Até o momento, o governo francês autoriza a utilização da cloroquina contra o coronavírus nos hospitais e apenas para pacientes em estado grave.

A contestada eficácia da cloroquina contra a covid-19

Desde o início da pandemia de covid-19, a cloroquina e seu derivado ganharam fortes defensores. Além de Trump, o presidente brasileiro, Jair Bolsonaro (sem partido), insiste na utilização do remédio, o que teria sido a causa da saída de Nelson Teich da pasta da Saúde, quatro semanas após a demissão de Luiz Henrique Mandetta.

No Brasil, a prescrição do medicamento foi liberada pelo Conselho Federal de Medicina para situações específicas, se o médico estiver de acordo e sob o consentimento do paciente. No entanto, não há consenso na classe médica sobre a utilização geral da cloroquina e da hidroxicloroquina para tratar pacientes contaminados pelo coronavírus.

Na França, o remédio foi administrado em experimentos realizados pelo médico Didier Raoult no hospital de Marselha, sul do país, para revolta geral da classe médica. Raoult defende os resultados positivos da cloroquina, associada ao antibiótico azitromicina, em doentes contaminados pelo coronavírus.

No entanto, para o Conselho Nacional da Ordem dos Médicos da França, o especialista "coloca em risco seus pacientes (...) com tratamentos que não foram validados cientificamente". Diversos representantes da comunidade científica do país pedem que o medicamento seja rigorosamente testado e validado, o que ainda não é caso.

Na semana passada, dois estudos científicos publicados pela revista britânica BMJ concluíram que a hidroxicloroquina é pouco eficaz contra o coronavírus. A primeira pesquisa, realizada por um grupo de cientistas de hospitais parisienses, mostrou que a molécula não reduz os riscos de morte e de casos graves.

Um segundo estudo, realizado por uma equipe de cientistas chineses, apontou que a hidroxicloroquina não elimina o vírus mais rapidamente que outros tratamentos tradicionais utilizados para tratar versões leves ou moderadas da covid-19.
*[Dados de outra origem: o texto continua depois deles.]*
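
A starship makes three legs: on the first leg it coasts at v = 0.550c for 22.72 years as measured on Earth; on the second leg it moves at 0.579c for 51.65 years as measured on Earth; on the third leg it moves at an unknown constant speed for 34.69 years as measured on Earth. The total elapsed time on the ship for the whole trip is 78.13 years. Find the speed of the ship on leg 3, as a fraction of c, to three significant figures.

β = 0.871

Leg 1: γ = 1/√(1 − 0.550²) = 1/√0.6975 = 1.197; τ_1 = 22.72/1.197 = 18.97 years.
Leg 2: γ = 1/√(1 − 0.579²) = 1/√0.6648 = 1.227; τ_2 = 51.65/1.227 = 42.11 years.
Leg 3: speed unknown; τ_3 = 34.69/γ_3.
Total proper time: 18.97 + 42.11 + τ_3 = 78.13, so τ_3 = 78.13 − 61.09 = 17.04 years.
γ_3 = 34.69/17.04 = 2.035; β = √(1 − 1/γ²) = √0.7586.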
Declaração de Trump surpreende imprensa americana

O anúncio do presidente sobre a automedicação surpreendeu a imprensa americana. No canal de TV Fox News, partidário de Trump, o apresentador Neil Cavuto se mostrou intrigado com a revelação.

"Essa é uma decisão que não deve ser tomada por acaso, por aqueles que estiverem nos assistindo em casa, assumindo que, se o presidente dos Estados Unidos está fazendo isso, é porque está correto", declarou.

Cavuto ainda se justificou, afirmando que seu objetivo não era incitar um debate político. "Mas isso é uma questão de vida ou morte. Sejam muito, muito cuidadosos", recomendou o apresentador.

Vários jornais e sites americanos de notícias também reagiram à decisão de Trump de tomar hidroxicloroquina por precaução. O site do jornal The New York Times publicou uma matéria com todas as possíveis dúvidas dos leitores sobre a utilização da droga.

"Não há evidências de que a hidroxicloroquina possa prevenir contaminações por coronavírus", afirma o texto.

O jornal lembra que o remédio é aprovado pela agência americana de regulação de medicamentos, "mas para malária, lúpus e artrite reumatoide, não para covid-19".

Atualmente, nos Estados Unidos, "essa droga só deve ser utilizada em testes clínicos ou hospitais onde os pacientes podem ser rigorosamente monitorados por problemas cardíacos", finaliza a matéria.